The next alternative lifestyle

The next alternative lifestyle

It’s always interesting living and working in Salem (although I don’t live there anymore technically). We’ve all become used to the witches and how they’re treated as mainstream. We’re told that Wicca is just another religion, nothing sinister or unusual. Paganism is a religion of peace, we’re told. And so, in the spirit of tolerance and diversity, we’re supposed to accept them. (I wonder if there will be a witch at the next Assisi peace meeting.)

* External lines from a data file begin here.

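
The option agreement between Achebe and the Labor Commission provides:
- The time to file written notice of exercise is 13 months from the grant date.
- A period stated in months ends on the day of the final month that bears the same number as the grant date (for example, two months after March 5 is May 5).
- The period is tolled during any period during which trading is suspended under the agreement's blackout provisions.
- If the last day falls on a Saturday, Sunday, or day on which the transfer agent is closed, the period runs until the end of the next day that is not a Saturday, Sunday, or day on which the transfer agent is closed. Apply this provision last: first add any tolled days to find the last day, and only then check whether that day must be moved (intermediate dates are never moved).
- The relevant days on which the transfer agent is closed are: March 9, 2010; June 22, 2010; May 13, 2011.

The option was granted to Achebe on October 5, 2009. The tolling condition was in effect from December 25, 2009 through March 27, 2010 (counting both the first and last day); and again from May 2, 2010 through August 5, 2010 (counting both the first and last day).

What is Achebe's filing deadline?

May 16, 2011

13 months after October 5, 2009 is November 5, 2010.
From December 25, 2009 through March 27, 2010 inclusive is 93 days; tolling adds 93 days: November 5, 2010 + 93 days = February 6, 2011.
From May 2, 2010 through August 5, 2010 inclusive is 96 days; tolling adds 96 days: February 6, 2011 + 96 days = May 13, 2011.
May 13, 2011 is a listed holiday; May 14, 2011 is Saturday; May 15, 2011 is Sunday. The next qualifying day is May 16, 2011.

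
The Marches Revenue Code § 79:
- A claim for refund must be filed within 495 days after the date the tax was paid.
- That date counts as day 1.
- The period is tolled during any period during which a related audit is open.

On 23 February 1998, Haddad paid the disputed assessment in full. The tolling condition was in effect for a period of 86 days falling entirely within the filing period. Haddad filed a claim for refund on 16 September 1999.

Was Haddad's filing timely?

Counting 23 February 1998 as day 1, day 495 is July 2, 1999.
Tolling adds 86 days: July 2, 1999 + 86 days = September 26, 1999.
The deadline is September 26, 1999; the filing on September 16, 1999 is on or before that date.

Yes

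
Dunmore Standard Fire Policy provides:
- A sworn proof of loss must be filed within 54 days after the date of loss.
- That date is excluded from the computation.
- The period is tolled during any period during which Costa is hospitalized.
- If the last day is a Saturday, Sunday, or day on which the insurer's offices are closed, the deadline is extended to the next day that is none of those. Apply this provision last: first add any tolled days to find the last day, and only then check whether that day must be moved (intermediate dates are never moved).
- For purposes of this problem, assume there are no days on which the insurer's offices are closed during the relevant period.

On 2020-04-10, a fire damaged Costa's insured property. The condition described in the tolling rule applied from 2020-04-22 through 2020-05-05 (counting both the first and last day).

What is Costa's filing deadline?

June 17, 2020

54 days after 2020-04-10 is June 3, 2020.
From April 22, 2020 through May 5, 2020 inclusive is 14 days; tolling adds 14 days: June 3, 2020 + 14 days = June 17, 2020.
June 17, 2020 is a Wednesday and not a day on which the insurer's offices are closed, so no extension applies.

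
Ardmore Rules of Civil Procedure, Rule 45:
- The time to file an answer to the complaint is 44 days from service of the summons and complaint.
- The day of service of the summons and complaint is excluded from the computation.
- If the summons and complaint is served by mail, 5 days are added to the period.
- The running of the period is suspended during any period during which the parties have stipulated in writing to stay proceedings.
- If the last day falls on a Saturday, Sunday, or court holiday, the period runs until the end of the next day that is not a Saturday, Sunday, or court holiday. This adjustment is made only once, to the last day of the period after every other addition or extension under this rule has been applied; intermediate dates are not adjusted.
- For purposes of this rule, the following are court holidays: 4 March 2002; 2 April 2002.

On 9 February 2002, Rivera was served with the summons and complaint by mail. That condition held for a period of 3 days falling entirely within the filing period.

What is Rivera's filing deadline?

April 3, 2002

44 days after 9 February 2002 is March 25, 2002.
Service was by mail, adding 5 days: March 25, 2002 + 5 days = March 30, 2002.
Tolling adds 3 days: March 30, 2002 + 3 days = April 2, 2002.
April 2, 2002 is a listed holiday. The next qualifying day is April 3, 2002.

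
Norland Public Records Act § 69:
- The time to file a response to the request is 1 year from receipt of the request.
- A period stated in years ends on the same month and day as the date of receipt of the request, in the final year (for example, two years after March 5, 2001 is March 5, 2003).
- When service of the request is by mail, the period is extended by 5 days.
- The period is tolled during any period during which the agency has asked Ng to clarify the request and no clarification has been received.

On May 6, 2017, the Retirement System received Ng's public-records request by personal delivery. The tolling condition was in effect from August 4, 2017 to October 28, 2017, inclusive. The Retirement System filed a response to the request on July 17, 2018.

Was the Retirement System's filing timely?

Yes

1 year after May 6, 2017 is May 6, 2018.
Service was not by mail, so no mail extension applies.
From August 4, 2017 through October 28, 2017 inclusive is 86 days; tolling adds 86 days: May 6, 2018 + 86 days = July 31, 2018.
The deadline is July 31, 2018; the filing on July 17, 2018 is on or before that date.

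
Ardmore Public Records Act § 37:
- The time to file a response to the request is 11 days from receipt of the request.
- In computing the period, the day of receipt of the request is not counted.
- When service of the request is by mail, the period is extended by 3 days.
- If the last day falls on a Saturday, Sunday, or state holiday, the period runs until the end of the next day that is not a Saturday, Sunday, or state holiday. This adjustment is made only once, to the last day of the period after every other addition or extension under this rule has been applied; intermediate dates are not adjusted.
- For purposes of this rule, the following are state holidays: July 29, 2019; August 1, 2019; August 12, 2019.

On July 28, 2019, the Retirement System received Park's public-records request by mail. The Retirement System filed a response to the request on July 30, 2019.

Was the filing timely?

11 days after July 28, 2019 is August 8, 2019.
Service was by mail, adding 3 days: August 8, 2019 + 3 days = August 11, 2019.
August 11, 2019 is Sunday; August 12, 2019 is a listed holiday. The next qualifying day is August 13, 2019.
The deadline is August 13, 2019; the filing on July 30, 2019 is on or before that date.

Yes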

Now that witchcraft is humdrum, how can we push the envelope further? How about vampirism?On Halloween, a group of witches will be holding a vampires’ masquerade ball in Salem. The posters advertising it went up around town. They depict a scantily clad woman with her neck and chest covered in blood and advertise that flogging and a “burlesque” show will be featured. The organizers of the event claim that there is a thriving subculture of 1,000 vampires between Salem and Boston and that a key part of the festivities is the connection between blood and sex.

Vampires, folks. In case you weren’t aware, there are people who believe themselves to be or at least pretend to be vampires. They don’t go biting people on the neck, but they obtain human blood and consume it. Some of them wear fake fangs, while some go whole hog and have their own teeth surgically altered.